What about all these webpages/applications that have “N3 Vocabulary/Kanji Lists” etc.?

They are all 100% based on guesswork. How sound a guesswork, depends a lot on the site/application (some lists out there are particularly wonky), as well as the section concerned: kanji can be reasonably broken down from the original J2 set (about 750 kanji) into two sets of approximately equal size using native Japanese school levels (grade 3 and 4 make N3, while grade 5 and 6 belong to N2). For vocabulary lists, however, there is no easy way to separate: most sites use newspaper word frequency to make their guess, a criterion that is anything but reliable, if past levels are any indication.

What about those textbooks that offer preparation for N3?

It is very *cough* unclear how publishers know what words and kanji to include in their N3 textbooks. On the off chance that they know what they are doing, we (the KanjiBox community at large) have started compiling lists of kanji and words spotted in N3 textbooks (as well as official exams and mock exams). But as you can imagine, it will be some time before such lists can reach sufficient maturity to be used in KanjiBox (feel free to contribute, though!).

So, what about KanjiBox, then?

Here is the plan for future versions of KanjiBox, with regard to revised JLPT levels:

1. In a near future, KanjiBox will start using new JLPT level names. Meaning that J4, J3, J2, J1 will become N5, N4, N2 and N1 respectively. Absolutely nothing about each level content will change.

2. Within a few months, KanjiBox will start offering an “experimental” N3 level, with lists based on a mix of guesswork and textbook curation (see above).

In the meantime, I would recommend people planning to take N3 to first set their goal at J3 and later update their settings to J2 (keeping in mind that N3 should cover considerably content than former J2, but since there are no clear lists, it cannot hurt to extend your knowledge a little).

PS: since we are on the topic of levels: many people have contacted me to request the possibility of setting separate levels for each mode (kanji, vocab etc). This is coming! (most likely in the next upgrade, sometime in October).

  1. A laudable goal, really… made ever so slightly suspicious by the fact that it hasn’t stopped publishers from putting out revised JLPT textbooks that mysteriously seem to know exactly what content belongs to what level. But only the most cynical minds would suggest some collusion between JLPT people and their publisher buddies, with lists changing hands over sake and dinner. So we won’t. []

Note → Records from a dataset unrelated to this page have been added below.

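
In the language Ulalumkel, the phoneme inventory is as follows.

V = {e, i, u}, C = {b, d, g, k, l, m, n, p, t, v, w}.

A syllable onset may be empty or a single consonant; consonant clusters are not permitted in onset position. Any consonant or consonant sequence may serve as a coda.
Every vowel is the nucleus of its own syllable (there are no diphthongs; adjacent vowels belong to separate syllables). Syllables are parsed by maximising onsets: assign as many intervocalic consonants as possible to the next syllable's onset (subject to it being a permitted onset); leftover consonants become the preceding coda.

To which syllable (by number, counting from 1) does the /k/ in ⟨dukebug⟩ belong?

2

Nuclei (vowels): u, e, u → 3 syllables.
σ1/σ2 boundary: /k/ is a single consonant, so it becomes the next onset.
σ2/σ3 boundary: just /b/ — single C goes to the following onset.
Syllabification: du.ke.bug.
The /k/ is in the onset of syllable 2 (/ke/).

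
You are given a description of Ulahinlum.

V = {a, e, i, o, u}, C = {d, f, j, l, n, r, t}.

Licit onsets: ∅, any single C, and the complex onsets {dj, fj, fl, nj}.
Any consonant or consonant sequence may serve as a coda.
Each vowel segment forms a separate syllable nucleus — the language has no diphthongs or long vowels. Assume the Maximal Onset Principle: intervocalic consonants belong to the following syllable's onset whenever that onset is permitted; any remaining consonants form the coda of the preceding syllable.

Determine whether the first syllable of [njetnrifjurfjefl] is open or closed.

Nuclei (vowels): e, i, u, e → 4 syllables.
σ1/σ2 boundary: /tnr/; trying suffixes from longest down, /r/ is the first permitted one, so coda /tn/ | onset /r/.
σ2/σ3 boundary: /fj/ is a licit onset in full, so it all attaches to the next syllable.
σ3/σ4 boundary: cluster /rfj/ — the longest permitted-onset suffix is /fj/; onset = /fj/, preceding coda = /r/.
Putting it together: njetn.ri.fjur.fjefl.
Syllable 1 is /njetn/ with coda /tn/, so it is closed.

closed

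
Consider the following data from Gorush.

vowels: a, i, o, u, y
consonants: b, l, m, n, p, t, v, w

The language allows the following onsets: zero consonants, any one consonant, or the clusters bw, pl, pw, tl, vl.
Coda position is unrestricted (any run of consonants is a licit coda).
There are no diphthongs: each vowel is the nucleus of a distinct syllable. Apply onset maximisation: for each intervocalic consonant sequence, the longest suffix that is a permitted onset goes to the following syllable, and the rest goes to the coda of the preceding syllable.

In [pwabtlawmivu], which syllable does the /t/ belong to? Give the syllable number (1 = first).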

New JLPT Levels: N5 to N1…

Sunday, March 21st, 2010

Many people have asked when I would add support for new JLPT levels (N5, N4, N3, N2 and N1… replacing old 4級 through 1級). Short answer is: Real Soon Now™.

The more nuanced answer is that we are working on it actively, but gathering data for the new level (only N3 differs significantly from previous levels: other should match roughly the old J4-J1 levels) is a very slow and uncertain process. There are no official lists of kanji or vocabulary for the new levels and the only way to proceed, is to cull them from existing textbook exercises and training tests (on the mostly valid assumption that said textbooks’ editors routinely have business “lunches” with JLPT people where secret lists of kanji might change hands). Since I would prefer the lists to be somewhat validated by official tests, it might be difficult to release an update before late Spring (when the next JLPT exam takes place)…

As an aside: take all the alleged “updated JLPT” lists you see floating around with a large grain of salt: they are all based on interpolation and essentially just break down former J2 level in two groups along grade level (for kanji) and frequency (for vocabulary): a breakdown that is far from verified in practice.

Until then, I would simply advise people who want to train for N3 to use 2級 for now (keeping in mind that it is largely above N3, but still the closest we have).

In the meantime, stats syncing and online scores should arrive soon!